In 1935 he imported a Barred Plymouth Rock Hen from Canada and mated it with a Brown Leghorn cock. In 1936 a cockerel from that crossing was mated with three Brown Leghorns that had been hatched in 1935 from eggs imported from Denmark. The Danish line was imported because they were more productive and hardier than the Brown Leghorn lines available in the UK. Silver, Black, and nonbarred birds were culled from that crossing and from the remaining brown-barred birds, a cockerel and three hens were selected and mated in 1937. The pullets and double barred cockerels from that cross made the ﬁrst generation of true Legbars.

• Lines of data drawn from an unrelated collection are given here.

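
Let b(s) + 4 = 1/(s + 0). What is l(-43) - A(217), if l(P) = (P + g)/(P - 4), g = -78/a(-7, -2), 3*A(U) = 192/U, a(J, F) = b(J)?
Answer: 64885/295771 ≈ 0.21938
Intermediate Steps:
b(s) = -4 + 1/s (b(s) = -4 + 1/(s + 0) = -4 + 1/s)
a(J, F) = -4 + 1/J
A(U) = 64/U (A(U) = (192/U)/3 = 64/U)
g = 546/29 (g = -78/(-4 + 1/(-7)) = -78/(-4 - 1/7) = -78/(-29/7) = -78*(-7/29) = 546/29 ≈ 18.828)
l(P) = (546/29 + P)/(-4 + P) (l(P) = (P + 546/29)/(P - 4) = (546/29 + P)/(-4 + P))
l(-43) - A(217) = (546/29 - 43)/(-4 - 43) - 64/217 = -701/29/(-47) - 64/217 = -1/47*(-701/29) - 1*64/217 = 701/1363 - 64/217 = 64885/295771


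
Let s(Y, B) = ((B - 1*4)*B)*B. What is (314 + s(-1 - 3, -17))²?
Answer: 33120025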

The Creation of the Cream Legbar
In the summer of 1930 R.C. Punnett received three hens from Clarence Elliot, who brought them back home to England from Chile, at the end of his expedition to South America.
One hen died shortly after it was given to Punnett. Both remaining hens laid blue eggs. It was late in the season so Punnett was only able to
successfully breed one of the hens which he crossed with a Gold Penciled Hamburg cock. The Chilean Hen was a light yellowish brown color and was crested. The cross resulted in ﬁve cockerels and two pullets of gold color with irregular penciling. In 1931 the two pullets were mated to one of their brothers.
The brother-sister crossing produced both gold birds and birds with pale creamy ground color. Although Punnett’s main interest was blue egg genetics, he followed up on the creamy ground color in 1934 by crossing two of the cream colored hens with a Buff Leghorn cock. All of the offspring from those crosses were gold, but in 1935 two of the resulting cockerels and seven of the resulting pullets were crossed
resulting in 113 gold offspring and 45 cream offspring. In 1936 the lightest cream birds were paired resulting in all cream with the exception of one bird. In 1936 a Brown Leghorn cock was also crossed with two of the cream colored Cream X Buff Legbars offspring resulting in 172 gold offspring and 52 cream offspring.
This work established Cream as a new color in the UK that had never before been formally noted or recorded. Punnett’s study of the Cream gene also involved crosses with Rhode Island Reds. All of the cream colored birds in these experiments were called Creams. They retained cresting and blue eggs from the yellow Chilean Hen and the Cream gene which was likely from the Gold Penciled Hamburg cock.
A short time later Michael Pease, who had taken over the breeding of Gold Legbars, made a cross of his own that would lead to the second discovery of cream plumage. In 1939 he crossed a White Leghorn cockerel, from the Cheshire College of Agriculture at Reaseheath, with some of the breeding program’s Gold Legbar pullets in an effort to increase egg production in the Legbars. This produced white and off-white offspring. An off white hen was bred back to a Gold Legbar
cock producing 69 white and 49 colored chickens. Some of the colored chicks had the correct gold Legbar markings. Brother Sister matings were selected within the correctly marked offspring which produced three-fourths gold plumage and onefourth cream plumage. Later testing pointed to the Reaseheath cockerel as the
source of the Cream gene.
Punnett retired in 1940 and left Cambridge University, but continued to conduct genetic research in his home laboratories for many years until they were destroyed by ﬁre. After he retired Punnett learned of Pease’s cream discovery. To see if the cream color in the Legbars was the same gene in Punnett’s Creams, test matings were conducted between Punnett’s Creams with Pease’s Cream colored Legbars. Their offspring proved cream colors in both lines were from the same gene. The
offspring resulting from the fusion of the two cream lines were selected for crests to distinguish them from Gold and Silver Legbars, blue egg laying ability, and clear markings for the auto-sexing feature. Punnett introduced these Crested Cream Legbars to the world at the London Dairy Show in 1947.